Faces of invisible and hidden humanity
Friday 03 March 2023
UniCredit is proud to support “Portraits” the unique exhibition by British photographer Lee Jeffries, on show in Milan until 16 April at the Museo Diocesano in Milan. Fifty incredible shots of faces of that hidden and invisible humanity that populates the streets of the great cities of Europe and the United States.
UniCredit is proud to sponsor yet another beautiful exhibition with the aim of making art accessible to all. The works of Lee Jeffries, British photographer, will be on show until 16 April 2023 at the Museo Diocesano in Milan.
The almost fifty black & white and colour photos are at the heart of Lee’s exhibition named “Portraits”.
Jeffries is the voice of the poor, the homeless. He began his career almost by chance, the day before the 2008 London Marathon, when he took a photograph of a young homeless girl sitting at the entrance of a shop; reprimanded for doing so without authorisation.

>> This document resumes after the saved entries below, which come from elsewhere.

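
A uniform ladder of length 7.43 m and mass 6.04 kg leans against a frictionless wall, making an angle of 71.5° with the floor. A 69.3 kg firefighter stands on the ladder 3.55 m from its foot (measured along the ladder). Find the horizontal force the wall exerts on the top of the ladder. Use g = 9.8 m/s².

Choose the foot of the ladder as the axis so the floor normal and friction both act there and drop out.
Ladder weight 6.04×9.8 = 59.19 N acts at 3.715 m along the ladder; its horizontal arm is 3.715·cos71.5° = 1.179 m → τ = 69.79 N·m clockwise.
Firefighter: 69.3×9.8 = 679.1 N at 3.55 m → arm 1.126 m → τ = 764.7 N·m clockwise.
Wall normal N acts horizontally at the top; its moment arm is the height L sinθ = 7.43·sin71.5° = 7.046 m, counterclockwise.
Στ = 0 ⇒ N × 7.046 = 834.5 ⇒ N = 118 N.

N_wall ≈ 118 N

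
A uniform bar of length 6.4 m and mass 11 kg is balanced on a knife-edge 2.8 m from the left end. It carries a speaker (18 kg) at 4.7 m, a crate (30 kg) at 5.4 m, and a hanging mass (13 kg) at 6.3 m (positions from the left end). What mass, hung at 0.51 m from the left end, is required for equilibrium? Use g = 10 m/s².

Take moments about the knife-edge (at 2.8 m from the left end).
Beam weight: 11 × 10 = 110 N down at 3.2 m → arm 0.4 m, τ = 110 × 0.4 = 44 N·m clockwise.
Speaker: 18 × 10 = 180 N down at 4.7 m → arm 1.9 m, τ = 180 × 1.9 = 342 N·m clockwise.
Crate: 30 × 10 = 300 N down at 5.4 m → arm 2.6 m, τ = 300 × 2.6 = 780 N·m clockwise.
Hanging mass: 13 × 10 = 130 N down at 6.3 m → arm 3.5 m, τ = 130 × 3.5 = 455 N·m clockwise.
Net moment of known loads = 1621 N·m clockwise.
An unknown mass m at 0.51 m has arm 2.29 m; its moment is m·g·2.29 counterclockwise.
For rotational equilibrium, m × 10 × 2.29 = 1621, so m = 1621 / (10 × 2.29) = 70.8 kg.

m ≈ 70.8 kg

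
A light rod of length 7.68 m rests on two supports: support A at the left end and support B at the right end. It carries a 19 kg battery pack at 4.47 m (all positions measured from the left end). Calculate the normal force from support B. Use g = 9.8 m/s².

Taking torques about support A:
Battery pack: 19 × 9.8 = 186.2 N down at 4.47 m → arm 4.47 m, τ = 186.2 × 4.47 = 832.3 N·m clockwise.
Net load moment about support A = 832.3 N·m clockwise.
Reaction R at support B is upward at 7.68 m, arm 7.68 m → moment R × 7.68 counterclockwise.
Balancing moments: R × 7.68 = 832.3, giving R = 108 N.

R_B ≈ 108 N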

Lee started to talk to her, to ask her about her past, to establish a contact to understand who she was.
Lee began to take an interest in capturing the lives of the homeless, met from the alleys of Los Angeles to the most hidden and dangerous areas of the cities of France and Italy.

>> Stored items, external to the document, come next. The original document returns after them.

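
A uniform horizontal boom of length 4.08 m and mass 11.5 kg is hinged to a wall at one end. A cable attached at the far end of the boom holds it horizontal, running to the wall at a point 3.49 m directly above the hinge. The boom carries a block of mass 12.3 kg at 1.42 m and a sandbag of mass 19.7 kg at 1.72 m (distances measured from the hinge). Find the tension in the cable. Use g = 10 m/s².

T ≈ 282 N

Choose the hinge as the axis so the unknown hinge reaction has zero arm there.
Beam weight: 11.5 × 10 = 115 N down at 2.04 m → arm 2.04 m, τ = 115 × 2.04 = 234.6 N·m clockwise.
Block: 12.3 × 10 = 123 N down at 1.42 m → arm 1.42 m, τ = 123 × 1.42 = 174.7 N·m clockwise.
Sandbag: 19.7 × 10 = 197 N down at 1.72 m → arm 1.72 m, τ = 197 × 1.72 = 338.8 N·m clockwise.
Total clockwise load moment = 748.1 N·m.
The cable tension T acts at 4.08 m; only its component perpendicular to the boom, T sinθ, produces torque. sinθ = h/√(h²+d²) = 3.49/√(3.49²+4.08²) = 0.65.
For rotational equilibrium, T × 4.08 × 0.65 = 748.1, so T = 748.1 / 2.652 = 282 N.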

Through his sensitivity and “spiritual art”, Lee Jeffries brings homeless people out of the darkness in which they are confined and tries to restore light and dignity to every human being. His style is characterised by strongly contrasted close-up shots and very close interactions with his subjects, men and women living on the margins of society, encountered on the streets of the world.
His most characteristic stylistic feature is the portrait, always frontal and close-up, often with dark monochrome backgrounds that, elaborated with an effective work on light and shadow, brings out people’s faces in their extraordinary expressive power, capable of communicating their suffering, their unease and their unhappy condition.
UniCredit enthusiastically supports the values that the artist shares so that everyone can appreciate this unique form of photography, turning their gaze to different, sometimes imperceptible realities.
The exhibition, which started on 27 January, will remain open until 16 April.